The new year celebrations are long gone, but there is a full year of other events to come. Much like an annual celebration of New Year’s Eve, other annual events can become boring quickly. If you plan or manage an annual event, you might be taken aback to discover that more than likely your event has become boring.
Boring events happen by choosing the same routine year-end and year-out including the venue, set up, color scheme, food and the same ol’ everything. The first year was good, but years two, three and four could have been cancelled. When something is perceived as a success, oftentimes the “if it ain’t broke don’t fix it” mentality governs the day. This formulaic mindset is ideal for repetitive business functions, however; it is not so fabulous for social, professional association and corporate occasions. When it “ain’t broke” is the perfect time to remix it.
Four tangible signs of an event losing its beat include 1) a decline in guest R.S.V.P.’s, 2) reduction in time spent, 3) deviations from the dress code (usually more casual than previous times) and 4) decreasing enthusiasm during the festivities.
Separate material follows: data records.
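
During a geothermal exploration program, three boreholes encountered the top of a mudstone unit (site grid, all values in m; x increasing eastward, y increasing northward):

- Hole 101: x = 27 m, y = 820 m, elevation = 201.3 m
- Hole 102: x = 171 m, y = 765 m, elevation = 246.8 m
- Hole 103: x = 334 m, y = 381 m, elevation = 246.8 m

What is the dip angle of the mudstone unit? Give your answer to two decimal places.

22.28°

Two edge vectors: Hole 101→Hole 102 = (144, -55, 45.5), Hole 101→Hole 103 = (307, -439, 45.5).
Normal n = (Hole 101→Hole 102) × (Hole 101→Hole 103) = (17472, 7416.5, -46331).
So ∂z/∂x = −n_x/n_z = 0.37711 and ∂z/∂y = −n_y/n_z = 0.16008.
Gradient magnitude |∇z| = √(a² + b²) = √(0.14221 + 0.02562) = 0.40968.
True dip = arctan(0.40968) = 22.28°, dipping toward WSW (azimuth ≈ 247°).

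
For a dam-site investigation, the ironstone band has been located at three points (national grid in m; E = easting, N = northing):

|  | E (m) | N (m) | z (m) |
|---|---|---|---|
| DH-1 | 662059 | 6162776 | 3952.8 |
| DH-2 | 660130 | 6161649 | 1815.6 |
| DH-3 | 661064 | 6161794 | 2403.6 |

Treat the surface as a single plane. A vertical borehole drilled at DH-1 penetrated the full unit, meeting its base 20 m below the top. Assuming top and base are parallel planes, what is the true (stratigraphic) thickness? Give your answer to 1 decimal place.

Let the plane be z = a·E + b·N + c.
DH-2−DH-1: −1929a − 1127b = −2137.2;  DH-3−DH-1: −995a − 982b = −1549.2.
Solving gives a = 0.45643, b = 1.11512.
|∇z| = √(a²+b²) = 1.20492, so dip δ = arctan(1.20492) = 50.31°.
True thickness = vertical thickness × cos δ = 20 × cos 50.31° = 12.8 m.

12.8 m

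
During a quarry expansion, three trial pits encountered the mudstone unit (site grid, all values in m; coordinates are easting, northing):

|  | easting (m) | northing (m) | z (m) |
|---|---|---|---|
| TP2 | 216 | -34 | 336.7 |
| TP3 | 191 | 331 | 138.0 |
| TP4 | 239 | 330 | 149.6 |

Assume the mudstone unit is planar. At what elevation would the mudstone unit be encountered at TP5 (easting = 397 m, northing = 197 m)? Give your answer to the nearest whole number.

Two edge vectors: TP2→TP3 = (-25, 365, -198.7), TP2→TP4 = (23, 364, -187.1).
Normal n = (TP2→TP3) × (TP2→TP4) = (4035.3, -9247.6, -17495).
So ∂z/∂easting = −n_x/n_z = 0.23065 and ∂z/∂northing = −n_y/n_z = −0.52859.
Intercept c from TP2: 336.7 − 49.82 − 17.97 = 268.91.
At (397, 197): z = 91.6 − 104.1 + 268.91 = 256.3 m.

256 m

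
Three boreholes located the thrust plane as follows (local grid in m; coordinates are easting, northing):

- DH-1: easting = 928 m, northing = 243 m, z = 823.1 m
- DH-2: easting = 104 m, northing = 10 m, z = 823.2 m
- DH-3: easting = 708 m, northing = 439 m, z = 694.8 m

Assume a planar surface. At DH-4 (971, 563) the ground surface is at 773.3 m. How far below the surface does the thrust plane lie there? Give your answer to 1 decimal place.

Two edge vectors: DH-1→DH-2 = (-824, -233, 0.1), DH-1→DH-3 = (-220, 196, -128.3).
Normal n = (DH-1→DH-2) × (DH-1→DH-3) = (29874.3, -105741.2, -212764).
So ∂z/∂easting = −n_x/n_z = 0.14041 and ∂z/∂northing = −n_y/n_z = −0.49699.
Intercept c from DH-1: 823.1 − 130.30 + 120.77 = 813.57.
At (971, 563): z_contact = 136.34 − 279.80 + 813.57 = 670.10 m.
Depth below ground = 773.3 − 670.10 = 103.2 m.

103.2 m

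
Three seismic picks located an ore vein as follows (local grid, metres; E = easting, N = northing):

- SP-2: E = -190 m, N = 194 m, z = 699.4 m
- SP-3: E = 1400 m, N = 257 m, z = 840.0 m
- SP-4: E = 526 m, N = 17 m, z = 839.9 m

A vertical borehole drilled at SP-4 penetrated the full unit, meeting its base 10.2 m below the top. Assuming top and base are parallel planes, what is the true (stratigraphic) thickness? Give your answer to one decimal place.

9.5 m

Let the plane be z = a·E + b·N + c.
SP-3−SP-2: 1590a + 63b = 140.6;  SP-4−SP-2: 716a − 177b = 140.5.
Solving gives a = 0.10332, b = −0.37584.
|∇z| = √(a²+b²) = 0.38978, so dip δ = arctan(0.38978) = 21.29°.
True thickness = vertical thickness × cos δ = 10.2 × cos 21.29° = 9.5 m.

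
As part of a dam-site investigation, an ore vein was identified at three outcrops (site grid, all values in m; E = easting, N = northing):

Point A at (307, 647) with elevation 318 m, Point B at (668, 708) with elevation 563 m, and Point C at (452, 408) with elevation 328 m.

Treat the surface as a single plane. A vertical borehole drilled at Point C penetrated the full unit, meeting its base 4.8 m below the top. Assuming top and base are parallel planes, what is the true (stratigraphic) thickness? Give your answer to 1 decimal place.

3.9 m

Let the plane be z = a·E + b·N + c.
Point B−Point A: 361a + 61b = 245;  Point C−Point A: 145a − 239b = 10.
Solving gives a = 0.62198, b = 0.33551.
|∇z| = √(a²+b²) = 0.70670, so dip δ = arctan(0.70670) = 35.25°.
True thickness = vertical thickness × cos δ = 4.8 × cos 35.25° = 3.9 m.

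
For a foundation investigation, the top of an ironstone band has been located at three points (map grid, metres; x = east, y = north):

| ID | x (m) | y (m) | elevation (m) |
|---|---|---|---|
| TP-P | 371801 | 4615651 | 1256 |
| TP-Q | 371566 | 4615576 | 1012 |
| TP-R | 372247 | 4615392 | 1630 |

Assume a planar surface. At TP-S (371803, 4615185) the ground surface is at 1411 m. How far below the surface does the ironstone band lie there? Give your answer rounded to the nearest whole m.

256 m

Let the plane be z = a·x + b·y + c.
TP-Q−TP-P: −235a − 75b = −244;  TP-R−TP-P: 446a − 259b = 374.
Solving gives a = 0.96746011, b = 0.22195833.
Then c = 1256 − a·371801 − b·4615651 = −1382928.83.
At (371803, 4615185): z_contact = 359704.6 + 1024378.8 − 1382928.83 = 1154.5 m.
Depth below ground = 1411 − 1154.5 = 256 m.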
We all appreciate the predictability of routine. However, when it comes time to learn, network or celebrate; diverging from the norm is an ideal platform for a new experience. The world evolves. Dynamics change. Styles shift. Let your event, even one steeped in tradition, breathe in new ideas and perspectives that synthesize a rhythm that is alluring to guests. Humans love surprise and delight with glittering sounds and mesmerizing lights.
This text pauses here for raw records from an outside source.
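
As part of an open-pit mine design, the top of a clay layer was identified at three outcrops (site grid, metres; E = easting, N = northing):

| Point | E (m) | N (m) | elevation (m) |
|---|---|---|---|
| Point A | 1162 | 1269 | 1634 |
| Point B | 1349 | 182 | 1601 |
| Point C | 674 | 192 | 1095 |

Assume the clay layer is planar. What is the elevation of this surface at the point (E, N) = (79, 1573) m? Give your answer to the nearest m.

868 m

Let the plane be z = a·E + b·N + c.
Point B−Point A: 187a − 1087b = −33;  Point C−Point A: −488a − 1077b = −539.
Solving gives a = 0.75200, b = 0.15973.
Then c = 1634 − a·1162 − b·1269 = 557.49.
At (79, 1573): z = 59.4 + 251.3 + 557.49 = 868.1 m.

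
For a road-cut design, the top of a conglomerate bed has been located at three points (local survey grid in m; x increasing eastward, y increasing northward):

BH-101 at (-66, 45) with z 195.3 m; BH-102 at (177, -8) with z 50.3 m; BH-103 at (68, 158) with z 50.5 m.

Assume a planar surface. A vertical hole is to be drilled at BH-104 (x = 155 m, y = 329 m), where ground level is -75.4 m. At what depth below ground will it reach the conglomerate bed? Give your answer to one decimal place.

Let the plane be z = a·x + b·y + c.
BH-102−BH-101: 243a − 53b = −145;  BH-103−BH-101: 134a + 113b = −144.8.
Solving gives a = −0.69614, b = −0.45590.
Then c = 195.3 − a·-66 − b·45 = 169.87.
At (155, 329): z_contact = −107.90 − 149.99 + 169.87 = -88.02 m.
Depth below ground = -75.4 − (-88.02) = 12.6 m.

12.6 m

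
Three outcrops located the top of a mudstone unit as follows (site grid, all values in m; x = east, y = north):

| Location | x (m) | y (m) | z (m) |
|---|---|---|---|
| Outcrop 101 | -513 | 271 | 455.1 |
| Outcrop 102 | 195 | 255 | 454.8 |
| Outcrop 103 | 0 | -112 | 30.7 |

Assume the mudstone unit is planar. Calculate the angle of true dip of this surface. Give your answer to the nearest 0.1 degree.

48.8°

Let the plane be z = a·x + b·y + c.
Outcrop 102−Outcrop 101: 708a − 16b = −0.3;  Outcrop 103−Outcrop 101: 513a − 383b = −424.4.
Solving gives a = 0.02539, b = 1.14210.
Gradient magnitude |∇z| = √(a² + b²) = √(0.00064 + 1.30439) = 1.14238.
True dip = arctan(1.14238) = 48.8°, dipping toward S (azimuth ≈ 181°).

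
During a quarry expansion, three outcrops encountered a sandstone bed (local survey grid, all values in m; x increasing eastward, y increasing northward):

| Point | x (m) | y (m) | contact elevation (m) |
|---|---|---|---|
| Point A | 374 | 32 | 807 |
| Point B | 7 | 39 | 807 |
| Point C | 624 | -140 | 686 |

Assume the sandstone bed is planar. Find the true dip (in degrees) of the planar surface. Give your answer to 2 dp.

35.89°

Two edge vectors: Point A→Point B = (-367, 7, 0), Point A→Point C = (250, -172, -121).
Normal n = (Point A→Point B) × (Point A→Point C) = (-847, -44407, 61374).
So ∂z/∂x = −n_x/n_z = 0.01380 and ∂z/∂y = −n_y/n_z = 0.72355.
Gradient magnitude |∇z| = √(a² + b²) = √(0.00019 + 0.52352) = 0.72368.
True dip = arctan(0.72368) = 35.89°, dipping toward S (azimuth ≈ 181°).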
Here is my 10-point list of considerations to facilitate the creation of something new, fun and meaningful:
- Are you really ready for a change? Be honest with yourself and any participating team members. Even those with the best intentions can easily revert to the same routine out of fear or lack of imagination. Those are temporary moments. If you work through the trepidation and embrace the opportunity with positive energy and enthusiasm, you will experience a creative adventure.
- Is your timetable realistic? Time is an event planner’s friend. It avails you the chance to brainstorm or daydream with freedom and affords you the convenience of clarity. The amount of time devoted to an event reveals itself in the presence or absence of difference-making details that show up in the final performance. If the event involves numerous logistical details and hundreds to thousands of people, a solid nine months to one year is ideal.
- Is the budget realistic? Last year’s line item isn’t necessarily this year’s number. Every year, it seems like everything we buy has an upward price adjustment. If your guest list and event goals expand, then is it realistic for your budget to reflect those expansions. Establish a realistic budget with these two pointers in mind and add a 20% buffer to that number.
- This again? Sometimes tradition may need to hold sway to a needed update. Open up to some new ways to accomplish the celebration of job performances, build teams, launch new products/services/processes, announce mergers or acquisitions, roll out a new location or coronate new alliances. People love the thrill of the surprise so be the one to give it to them.
- Are you reheating the food? Most households fall into a meal trap, i.e. the same meals served weekly. Resist the temptation to transfer home habits to event planning. Events are an ideal environment in which to explore new tastes. Let the experts imagine some new menu mashups for your group.
- Is the venue programmed in the GPS? We can all attest to how comforting familiar locations and even seating arrangements are especially in group settings. Nonetheless, if the same space is on replay, it is time to stretch the boundaries. Sure, there are limitations to the number of venues that can accommodate certain group sizes, room arrangements and food and beverage. Even if you have no other choice but the same location, try a new room configuration. Room configurations are silent partners in setting the flow of the experience. You can create the feeling of a new venue by selecting new surfaces, table styles (round versus rectangle), and configuration flows (continuous U’s versus individual rounds).
- Is the plastic still on the furniture? Room décor is a visual trap that, when corrected, is instrumental in transforming an event’s energy. Imagine people walking in to the space gasping for air with excitement. Rental companies have many new furniture and accessory options available that will literally rock a room.
- Are the same resources contracted? Resources include music playlists, presenters, performers, themes, topics and timelines. It is natural to gravitate toward favorite and reliable resources. However, it is completely acceptable and becomes necessary to seek out and vet new sources of expertise. The key is to keep an open mind and have fun meeting new people who can help you produce an original event.
- Does the event happen at the same time? Perhaps you can put a twist on an event by changing the time of day and even the season. Turn dinner into breakfast or bring breakfast to dinner. Spring into fall or bring summer to winter. Shifting speeds can generate fresh experiences.
- Are we engaging the senses? An event with food and high-top tables in a large empty hall leaves plenty of room for lots of creativity and sensory engagement. The most successful events engage all the senses. If you want a memorable gathering, include an element that touches each sense to mix magic.
Once you evaluate these considerations, you and any team members are on your way to remixing an event of any genre.